Cronaca / Circondario
Martedì 29 Agosto 2017
Immigrati, da Lecco
24 milioni di euro ai parenti
I dati delle cosiddette “rimesse estere”: ormai un lavoratore su quattro in fabbrica è straniero. «Non si tirano indietro, sono ben integrati in azienda»
Con circa 24 milioni di euro inviati nel 2016, Lecco è una delle tre province con la maggior crescita delle rimesse estere da parte dei lavoratori immigrati.
A fronte di un aumento medio dell’1% registrato in Lombardia nel 2016 rispetto al 2015, Lecco segna un +14,2%, il dato più alto insieme a Lodi (+18,5%) e a Monza e Brianza (+18,9%).
A distanza seguono Cremona, col +7%, Bergamo e Brescia (+4,4% e +4,9%), mentre aumenti minori sono registrati a Pavia e Mantova. Fino al dato più basso, quello di Como (+0,5%), dove comunque gli immigrati che lavorano nelle fabbriche locali hanno sostenuto le famiglie d’origine con l’invio di 40,5 milioni di euro nel 2016.
Secondo i dati elaborati dalla Camera di Commercio di Milano su base Banca d’Italia, il Senegal è la prima nazione di destinazione con l’invio di 5,3 milioni di euro (il 22,4% del totale delle rimesse locali), seguita dal Marocco e dalla Romania, ciascuno con 1,9 milioni (8,1%), dal Perù con 1,3 milioni (5,4%), da Costa d’Avorio con 1,27 milioni (5,3%) ed Ecuador con 1 milione (4%). Sotto il milione di euro gli altri invii riguardano la Repubblica Dominicana, il Bangladesh, l’India e il Burkina Faso.
Sono rimesse frutto di lavoro dipendente ma anche autonomo, visto che secondo dati elaborati per la Provincia dall’ufficio studi della Camera di Commercio di Milano nel Lecchese sono oltre 1.241 (quasi il 10% del totale) i titolari extracomunitari d’impresa.
Circa i dipendenti, in un settore, quello dei metalli, in cui in Lombardia oltre un lavoratore su quattro è extracomunitario la Deltacalor di Calolziocorte, azienda metalmeccanica che realizza sistemi di riscaldamento domestico ad alto contenuto tecnologico e di design, rispetta in pieno (anzi un po’ la supera) la proporzione, destinata soprattutto a mansioni generiche.

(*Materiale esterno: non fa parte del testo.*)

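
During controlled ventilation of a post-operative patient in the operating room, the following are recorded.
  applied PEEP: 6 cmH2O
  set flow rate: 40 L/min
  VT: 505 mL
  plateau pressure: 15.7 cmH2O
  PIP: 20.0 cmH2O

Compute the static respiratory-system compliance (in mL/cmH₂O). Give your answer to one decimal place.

52.1

Cstat = Vt / (Pplat − PEEP) = 505 / (15.7 − 6) = 505 / 9.7 = 52.062 mL/cmH2O.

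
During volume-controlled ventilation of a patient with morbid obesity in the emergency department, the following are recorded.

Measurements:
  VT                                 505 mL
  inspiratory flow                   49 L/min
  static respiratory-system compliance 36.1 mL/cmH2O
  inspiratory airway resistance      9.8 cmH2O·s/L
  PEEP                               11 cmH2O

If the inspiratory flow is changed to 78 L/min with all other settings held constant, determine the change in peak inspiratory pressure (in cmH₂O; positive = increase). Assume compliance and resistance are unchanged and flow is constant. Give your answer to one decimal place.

Flow: 49 L/min ÷ 60 = 0.8167 L/s.
New flow: 78 L/min ÷ 60 = 1.3 L/s.
PIP = Vt/C + R·V̇ + PEEP (constant-flow equation of motion).
Only the resistive term changes: ΔPIP = R × ΔV̇ = 9.8 × (1.3 − 0.8167) = 9.8 × 0.4833 = 4.736 cmH2O.

4.7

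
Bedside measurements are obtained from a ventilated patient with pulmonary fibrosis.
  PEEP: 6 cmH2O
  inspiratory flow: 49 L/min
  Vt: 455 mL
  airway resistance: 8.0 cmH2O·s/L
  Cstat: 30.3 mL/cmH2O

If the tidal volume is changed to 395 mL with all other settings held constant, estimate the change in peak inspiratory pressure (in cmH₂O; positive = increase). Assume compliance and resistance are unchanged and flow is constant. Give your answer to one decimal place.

PIP = Vt/C + R·V̇ + PEEP (constant-flow equation of motion).
Only the elastic term changes: ΔPIP = ΔVt / C = (395 − 455) / 30.3 = -1.98 cmH2O.

-2.0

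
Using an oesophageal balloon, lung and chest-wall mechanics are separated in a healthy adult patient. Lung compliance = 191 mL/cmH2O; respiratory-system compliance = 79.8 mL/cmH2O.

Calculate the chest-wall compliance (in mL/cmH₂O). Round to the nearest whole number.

137

1/Ccw = 1/Crs − 1/CL.
1/Ccw = 1/79.8 − 1/191 = 0.007296.
Ccw = 137.06 mL/cmH2O.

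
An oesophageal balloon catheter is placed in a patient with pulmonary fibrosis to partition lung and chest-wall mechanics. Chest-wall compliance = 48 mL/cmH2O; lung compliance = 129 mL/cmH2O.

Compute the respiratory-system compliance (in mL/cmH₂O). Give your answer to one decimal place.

Lung and chest wall are elastances in series: 1/Crs = 1/CL + 1/Ccw.
1/Crs = 1/129 + 1/48 = 0.02859.
Crs = 34.977 mL/cmH2O.

35.0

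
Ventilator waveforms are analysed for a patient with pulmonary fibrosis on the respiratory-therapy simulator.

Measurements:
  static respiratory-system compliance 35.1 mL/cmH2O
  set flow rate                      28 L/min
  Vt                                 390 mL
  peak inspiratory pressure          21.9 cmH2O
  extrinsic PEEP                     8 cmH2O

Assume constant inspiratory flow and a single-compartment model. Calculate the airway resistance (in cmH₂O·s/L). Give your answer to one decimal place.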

Nell’azienda di proprietà dei due fratelli Giovanni e Paolo Pastorino su 75 addetti 20 sono extracomunitari provenienti dal Centro Africa e dal Maghreb, soprattutto Marocco e Algeria.
«Lavorano con noi da anni – dice Giovanni Pastorino – e di loro apprezziamo soprattutto la grande disponibilità a non tirarsi mai indietro quando c’è esigenza di ore straordinarie. Non si tirano mai indietro e anche se la loro formazione non consente impieghi su mansioni qualificate sono comunque molto portati ad imparare e a migliorare il proprio modo di lavorare. Le loro competenze non sono quelle di un nostro operaio, ma sono comunque molto bene integrati in azienda sia per quanto riguarda il ciclo del lavoro sia nelle relazioni coi colleghi».
Sul dibattito che continua ad animare le questioni sul lavoro degli immigrati Pastorino sintetizza dicendo che «gli stranieri non portano via lavoro agli italiani. C’è diversità di mansioni fra ciò per cui si propongono gli stranieri e gli italiani, e gli imprenditori assegnano occupazione a seconda di ciò che offre il mercato».
E sul fatto che gli extra comunitari siano sempre più elemento di garanzia sul pagamento delle future pensioni afferma che «ciò dipende dalle loro decisioni di continuare a rimanere a lavorare in Italia o andarsene. La crisi pesa anche sui loro bilanci e ho la sensazione che la tendenza a rientrare ai Paesi d’origine sia in crescita».